Methodology: The clinical data of one hundred patients with intermediate-to-advanced HCC treated at The Affiliated Hospital of Hebei University between January 2021 to January 2024 were retrospectively analyzed. Patients were divided into the control group(n = 50) and the observation group(n = 50) according to the treatment regimen. The control group received DEB-TACE plus the targeted therapy lenvatinib, whereas the observation group was administered DEB-TACE plus lenvatinib and the ICI pembrolizumab. Clinical efficacy was assessed, adverse reactions occurring during the treatment period were recorded. Progression-free survival(PFS), overall survival(OS) and the cumulative survival rate (CSR) were compared between groups.

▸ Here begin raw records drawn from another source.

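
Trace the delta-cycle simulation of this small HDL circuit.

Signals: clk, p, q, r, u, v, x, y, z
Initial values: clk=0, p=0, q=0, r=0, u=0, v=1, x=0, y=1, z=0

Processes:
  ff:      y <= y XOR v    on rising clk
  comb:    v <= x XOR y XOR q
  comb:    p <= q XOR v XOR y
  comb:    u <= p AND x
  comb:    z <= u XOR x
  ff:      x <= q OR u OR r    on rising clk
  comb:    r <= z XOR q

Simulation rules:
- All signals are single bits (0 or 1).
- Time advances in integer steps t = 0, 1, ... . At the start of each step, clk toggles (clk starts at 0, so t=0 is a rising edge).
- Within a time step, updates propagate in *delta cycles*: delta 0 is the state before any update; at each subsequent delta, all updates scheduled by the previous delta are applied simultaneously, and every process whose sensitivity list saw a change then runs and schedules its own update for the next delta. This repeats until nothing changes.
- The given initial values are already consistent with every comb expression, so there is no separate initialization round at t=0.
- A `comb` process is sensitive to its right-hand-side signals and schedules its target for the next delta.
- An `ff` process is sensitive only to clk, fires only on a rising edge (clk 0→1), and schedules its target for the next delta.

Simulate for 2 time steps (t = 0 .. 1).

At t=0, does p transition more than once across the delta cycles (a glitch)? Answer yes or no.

yes

t0.Δ0 clk=0 z=0 p=0 q=0 u=0 v=1 y=1 x=0 r=0
t0.Δ1 clk=1 z=0 p=0 q=0 u=0 v=1 y=1 x=0 r=0
t0.Δ2 clk=1 z=0 p=0 q=0 u=0 v=1 y=0 x=0 r=0
t0.Δ3 clk=1 z=0 p=1 q=0 u=0 v=0 y=0 x=0 r=0
t0.Δ4 clk=1 z=0 p=0 q=0 u=0 v=0 y=0 x=0 r=0
t1.Δ0 clk=1 z=0 p=0 q=0 u=0 v=0 y=0 x=0 r=0
t1.Δ1 clk=0 z=0 p=0 q=0 u=0 v=0 y=0 x=0 r=0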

Results: The observation group demonstrated significantly higher ORR and LCR compared with the control group (both P < 0.05). After treatment, serum CEA, CA199 and AFP levels were significantly reduced in both groups (all P < 0.05), with greater reductions observed in the observation group (P < 0.05). Post-treatment CD3+, CD8+ and CD4+ T-cell levels increased significantly in both groups (all P < 0.05), with higher levels in the observation group than in the control group(P < 0.05). The ARR did not differ significantly between groups (P > 0.05). No significant differences were observed in PFS or PFSR between groups(both P > 0.05).
Conclusion: The combined use of DEB-TACE, targeted therapy and an ICI demonstrates superior clinical efficacy and a favorable safety profile, which can reduce tumor marker levels, enhance immune function and prolong OS in patients with intermediate-to-advanced HCC.